I pushed his notebook at him. I didn’t mean to hit him but he jerked away and put his hand over his eye. I should have apologised, but I didn’t. ‘You make me sick,’ I said, and left him to it.

Sixth day, tenth week

He didn’t mention it again, and neither did I, and we’ve been mostly polite to each other since Tuesday. But over the last few days I couldn’t stop thinking about it. So yesterday night I asked him if I could borrow his notebook. He said yes, but I could see from the way he hesitated first that he didn’t quite trust me. So I said, ‘I won’t take it out of your sight. Just let me have a look, OK?’

Later he brought it to my room. He lay on my bed and read a textbook while I studied the game. I don’t know, ‘studied’ isn’t the right word, really. I contemplated it. It’s like one of those religious icons: utterly simple in some ways, but you can stare and stare.

It’s so good. It’s gone beyond our competent, clever games. It’s something else. It’s as if everyone is writing symphonies and suddenly he’s played a single note – one note that holds other notes inside it, like one strike of a standing bell. Echoes and resonances but astoundingly simple, a challenge to the whole question of what makes a grand jeu – and yet it’s skilful, it isn’t empty because he can’t cope with complexity, it’s technically dazzling, it’s whole … One well-chosen move that alludes to the whole of perception and culture and humanity … I don’t know whether I admire him or resent him. Well, both. But I don’t know which one is winning.

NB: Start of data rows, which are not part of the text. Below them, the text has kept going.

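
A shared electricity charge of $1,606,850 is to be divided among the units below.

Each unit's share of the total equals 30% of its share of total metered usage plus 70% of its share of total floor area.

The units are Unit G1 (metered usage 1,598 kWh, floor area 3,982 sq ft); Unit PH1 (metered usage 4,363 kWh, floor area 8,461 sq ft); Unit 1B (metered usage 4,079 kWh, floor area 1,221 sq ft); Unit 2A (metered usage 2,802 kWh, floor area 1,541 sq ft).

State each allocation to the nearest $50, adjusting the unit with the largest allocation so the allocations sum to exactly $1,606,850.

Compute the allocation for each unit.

Unit G1: $354,550; Unit PH1: $789,650; Unit 1B: $243,450; Unit 2A: $219,200

Totals — metered usage 12,842, floor area 15,205.
Blended shares (30% metered usage + 70% floor area): Unit G1 0.2207; Unit PH1 0.4914; Unit 1B 0.1515; Unit 2A 0.1364.
Pro-rata amounts: Unit G1 354,554.52; Unit PH1 789,680.90; Unit 1B 243,438.85; Unit 2A 219,175.73.
After rounding ($50): Unit G1 $354,550; Unit PH1 $789,700; Unit 1B $243,450; Unit 2A $219,200. Sum = $1,606,900.
Difference $1,606,850 − $1,606,900 = −$50 applied to largest allocation (Unit PH1): Unit PH1 becomes $789,650.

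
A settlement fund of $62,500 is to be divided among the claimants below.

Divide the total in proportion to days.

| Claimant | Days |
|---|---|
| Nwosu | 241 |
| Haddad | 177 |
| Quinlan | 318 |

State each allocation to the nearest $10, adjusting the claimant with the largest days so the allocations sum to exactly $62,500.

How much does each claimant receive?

Total days = 241 + 177 + 318 = 736.
Pro-rata amounts: Nwosu 20,465.35; Haddad 15,030.57; Quinlan 27,004.08.
At nearest $10: Nwosu $20,470; Haddad $15,030; Quinlan $27,000. Sum = $62,500.
Rounded total matches; no reconciliation needed.

Nwosu: $20,470 | Haddad: $15,030 | Quinlan: $27,000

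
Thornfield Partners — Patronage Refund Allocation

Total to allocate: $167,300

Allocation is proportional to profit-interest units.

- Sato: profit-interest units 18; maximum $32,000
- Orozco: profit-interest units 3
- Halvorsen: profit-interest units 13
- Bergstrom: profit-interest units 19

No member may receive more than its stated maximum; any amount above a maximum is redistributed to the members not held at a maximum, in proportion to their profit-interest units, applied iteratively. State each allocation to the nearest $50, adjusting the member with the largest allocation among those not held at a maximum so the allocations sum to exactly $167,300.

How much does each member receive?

Sato: $32,000 · Orozco: $11,600 · Halvorsen: $50,250 · Bergstrom: $73,450

Profit-interest units total: 53.
Pro-rata shares before constraints: Sato 56,818.87; Orozco 9,469.81; Halvorsen 41,035.85; Bergstrom 59,975.47.
Held at cap: Sato ($32,000); balance $135,300 reallocated over remaining profit-interest units 35.
Remaining shares: Orozco 11,597.14 → $11,600; Halvorsen 50,254.29 → $50,250; Bergstrom 73,448.57 → $73,450.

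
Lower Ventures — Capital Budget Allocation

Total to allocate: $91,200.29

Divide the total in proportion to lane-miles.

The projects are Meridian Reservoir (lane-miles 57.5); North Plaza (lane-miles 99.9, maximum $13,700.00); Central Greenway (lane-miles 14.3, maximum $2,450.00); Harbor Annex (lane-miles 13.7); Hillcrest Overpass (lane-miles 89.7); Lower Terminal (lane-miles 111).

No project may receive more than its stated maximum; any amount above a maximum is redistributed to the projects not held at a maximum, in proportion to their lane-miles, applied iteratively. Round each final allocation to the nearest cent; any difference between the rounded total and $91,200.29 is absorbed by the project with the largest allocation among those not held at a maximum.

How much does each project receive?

Meridian Reservoir: $15,871.25 | North Plaza: $13,700.00 | Central Greenway: $2,450.00 | Harbor Annex: $3,781.50 | Hillcrest Overpass: $24,759.14 | Lower Terminal: $30,638.40

Combined lane-miles = 386.1.
Pro-rata shares before constraints: Meridian Reservoir 13,582.0168; North Plaza 23,597.2778; Central Greenway 3,377.7885; Harbor Annex 3,236.0631; Hillcrest Overpass 21,187.9462; Lower Terminal 26,219.1976.
Capped: North Plaza ($13,700.00), Central Greenway ($2,450.00); residual $75,050.29 reallocated over remaining lane-miles 271.9.
Remaining shares: Meridian Reservoir 15,871.2456 → $15,871.25; Harbor Annex 3,781.4968 → $3,781.50; Hillcrest Overpass 24,759.1431 → $24,759.14; Lower Terminal 30,638.4045 → $30,638.40.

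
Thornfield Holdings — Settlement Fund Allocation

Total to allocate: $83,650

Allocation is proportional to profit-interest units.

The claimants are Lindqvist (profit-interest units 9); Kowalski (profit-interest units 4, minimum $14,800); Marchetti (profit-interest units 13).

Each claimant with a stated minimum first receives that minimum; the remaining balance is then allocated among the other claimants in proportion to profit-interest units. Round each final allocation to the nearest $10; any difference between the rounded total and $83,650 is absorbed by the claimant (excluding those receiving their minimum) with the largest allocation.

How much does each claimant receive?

Lindqvist: $28,170 | Kowalski: $14,800 | Marchetti: $40,680

Guaranteed amounts: Kowalski $14,800. Remaining pool $68,850.
Remaining pool split over remaining profit-interest units 22: Lindqvist 28,165.91 → $28,170; Marchetti 40,684.09 → $40,680.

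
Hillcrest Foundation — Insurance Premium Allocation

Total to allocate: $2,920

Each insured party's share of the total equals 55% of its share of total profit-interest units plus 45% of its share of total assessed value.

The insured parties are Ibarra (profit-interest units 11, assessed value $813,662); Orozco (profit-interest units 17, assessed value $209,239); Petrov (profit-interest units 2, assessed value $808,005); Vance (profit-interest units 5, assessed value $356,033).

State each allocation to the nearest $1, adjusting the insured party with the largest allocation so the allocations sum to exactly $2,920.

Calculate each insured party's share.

Ibarra: $994; Orozco: $906; Petrov: $577; Vance: $443

Totals — profit-interest units 35, assessed value 2,186,939.
Combined weights (55% profit-interest units + 45% assessed value): Ibarra 0.3403; Orozco 0.3102; Petrov 0.1977; Vance 0.1518.
Raw shares: Ibarra 993.62; Orozco 905.78; Petrov 577.25; Vance 443.35.
After rounding ($1): Ibarra $994; Orozco $906; Petrov $577; Vance $443. Sum = $2,920.
Rounded total matches; no reconciliation needed.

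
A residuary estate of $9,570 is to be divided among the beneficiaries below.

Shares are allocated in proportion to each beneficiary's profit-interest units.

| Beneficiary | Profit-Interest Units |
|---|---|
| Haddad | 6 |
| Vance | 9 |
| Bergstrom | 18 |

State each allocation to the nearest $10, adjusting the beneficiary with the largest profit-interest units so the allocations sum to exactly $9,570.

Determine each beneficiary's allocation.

Haddad: $1,740 | Vance: $2,610 | Bergstrom: $5,220

Profit-interest units total: 6 + 9 + 18 = 33.
Pro-rata amounts: Haddad 1,740.00; Vance 2,610.00; Bergstrom 5,220.00.
At nearest $10: Haddad $1,740; Vance $2,610; Bergstrom $5,220. Sum = $9,570.
Sum already equals the total — no adjustment.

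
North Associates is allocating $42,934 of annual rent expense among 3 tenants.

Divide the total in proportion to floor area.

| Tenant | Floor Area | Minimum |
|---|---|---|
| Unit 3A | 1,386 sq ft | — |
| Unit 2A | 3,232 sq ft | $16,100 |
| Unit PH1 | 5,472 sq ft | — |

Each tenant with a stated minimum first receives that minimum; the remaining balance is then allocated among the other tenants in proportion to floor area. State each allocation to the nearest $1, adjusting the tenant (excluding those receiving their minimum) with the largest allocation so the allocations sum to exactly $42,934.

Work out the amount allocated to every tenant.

Unit 3A: $5,423 · Unit 2A: $16,100 · Unit PH1: $21,411

Fund the minimums — Unit 2A $16,100. Balance $26,834.
Balance split over remaining floor area 6,858: Unit 3A 5,423.14 → $5,423; Unit PH1 21,410.86 → $21,411.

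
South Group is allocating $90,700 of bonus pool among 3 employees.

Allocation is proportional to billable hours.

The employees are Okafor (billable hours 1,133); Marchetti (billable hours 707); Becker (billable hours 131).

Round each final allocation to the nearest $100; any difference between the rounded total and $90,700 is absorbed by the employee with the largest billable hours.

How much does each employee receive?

Sum of billable hours: 1,971.
Pro-rata amounts: Okafor 1,133/1,971 × $90,700 = 52,137.54; Marchetti 707/1,971 × $90,700 = 32,534.20; Becker 131/1,971 × $90,700 = 6,028.26.
Rounded to nearest $100: Okafor $52,100; Marchetti $32,500; Becker $6,000. Sum = $90,600.
Difference $90,700 − $90,600 = +$100 applied to largest billable hours (Okafor): Okafor becomes $52,200.

Okafor: $52,200; Marchetti: $32,500; Becker: $6,000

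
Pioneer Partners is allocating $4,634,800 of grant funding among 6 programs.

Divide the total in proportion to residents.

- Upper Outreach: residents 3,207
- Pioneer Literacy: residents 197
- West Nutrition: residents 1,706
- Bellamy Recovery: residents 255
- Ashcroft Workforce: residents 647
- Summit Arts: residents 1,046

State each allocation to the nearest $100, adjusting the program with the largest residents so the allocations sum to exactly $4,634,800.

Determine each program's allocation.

Residents total: 3,207 + 197 + 1,706 + 255 + 647 + 1,046 = 7,058.
Raw shares: Upper Outreach 2,105,951.20; Pioneer Literacy 129,364.64; West Nutrition 1,120,284.61; Bellamy Recovery 167,451.69; Ashcroft Workforce 424,867.61; Summit Arts 686,880.25.
Rounded to nearest $100: Upper Outreach $2,106,000; Pioneer Literacy $129,400; West Nutrition $1,120,300; Bellamy Recovery $167,500; Ashcroft Workforce $424,900; Summit Arts $686,900. Sum = $4,635,000.
Difference $4,634,800 − $4,635,000 = −$200 applied to largest residents (Upper Outreach): Upper Outreach becomes $2,105,800.

Upper Outreach: $2,105,800 | Pioneer Literacy: $129,400 | West Nutrition: $1,120,300 | Bellamy Recovery: $167,500 | Ashcroft Workforce: $424,900 | Summit Arts: $686,900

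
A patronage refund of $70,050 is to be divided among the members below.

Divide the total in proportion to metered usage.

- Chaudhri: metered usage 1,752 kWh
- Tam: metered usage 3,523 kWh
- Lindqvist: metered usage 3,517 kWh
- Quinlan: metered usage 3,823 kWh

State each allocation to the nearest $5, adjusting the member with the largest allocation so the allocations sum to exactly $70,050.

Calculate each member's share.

Combined metered usage = 12,615.
Proportional shares: Chaudhri 1,752/12,615 × $70,050 = 9,728.70; Tam 3,523/12,615 × $70,050 = 19,562.91; Lindqvist 3,517/12,615 × $70,050 = 19,529.60; Quinlan 3,823/12,615 × $70,050 = 21,228.79.
At nearest $5: Chaudhri $9,730; Tam $19,565; Lindqvist $19,530; Quinlan $21,230. Sum = $70,055.
Difference $70,050 − $70,055 = −$5 applied to largest allocation (Quinlan): Quinlan becomes $21,225.

Chaudhri: $9,730; Tam: $19,565; Lindqvist: $19,530; Quinlan: $21,225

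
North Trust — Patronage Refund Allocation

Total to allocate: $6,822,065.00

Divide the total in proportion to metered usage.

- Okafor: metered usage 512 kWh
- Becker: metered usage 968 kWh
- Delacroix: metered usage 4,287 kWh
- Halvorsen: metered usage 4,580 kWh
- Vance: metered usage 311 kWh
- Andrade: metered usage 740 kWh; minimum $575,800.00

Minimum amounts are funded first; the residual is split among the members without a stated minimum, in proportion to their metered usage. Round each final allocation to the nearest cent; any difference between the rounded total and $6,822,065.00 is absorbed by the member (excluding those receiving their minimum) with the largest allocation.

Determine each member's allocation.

Okafor: $300,064.52 · Becker: $567,309.49 · Delacroix: $2,512,454.31 · Halvorsen: $2,684,170.93 · Vance: $182,265.75 · Andrade: $575,800.00

Guaranteed amounts: Andrade $575,800.00. Remaining pool $6,246,265.00.
Remaining pool split over remaining metered usage 10,658: Okafor 300,064.5224 → $300,064.52; Becker 567,309.4877 → $567,309.49; Delacroix 2,512,454.3118 → $2,512,454.31; Halvorsen 2,684,170.9233 → $2,684,170.92; Vance 182,265.7548 → $182,265.75.
Rounding difference +$0.01 applied to Halvorsen → $2,684,170.93.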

Red. I suppose, in a way, he’s engaging with semiology on the most fundamental level. No one can ever know that ‘red’ is universal, that what I mean by it is the same as what you see. We take it on trust – that’s what language does – but we can never know … Which is obvious when you’re talking about a colour, but in the context of the grand jeu it becomes a metaphor for communication, understanding, pain, love, worship – our attempt to express something, anything, and hope that it’s common to all of us. His game is about redness, but there’s nothing red on the page. It’s all there in black and white. That contradiction: language means absence. The grand jeu is about God, but it means God isn’t there, because otherwise there’d be no need for it … Red. One single move. It’s crazy, but it’s perfect. It makes me angry that it’s so weirdly powerful. It ought to be facile, easily dismissable, some undergraduatish joke. (Essay question: What is courage? Answer: This is.) But somehow he’s got power into it. So much space, one move sitting in the middle of silence, and it sticks in your head. Like the Magister Musicae talking about the margins of music, about how sometimes the most interesting things happen in the rests or the gaps between notes.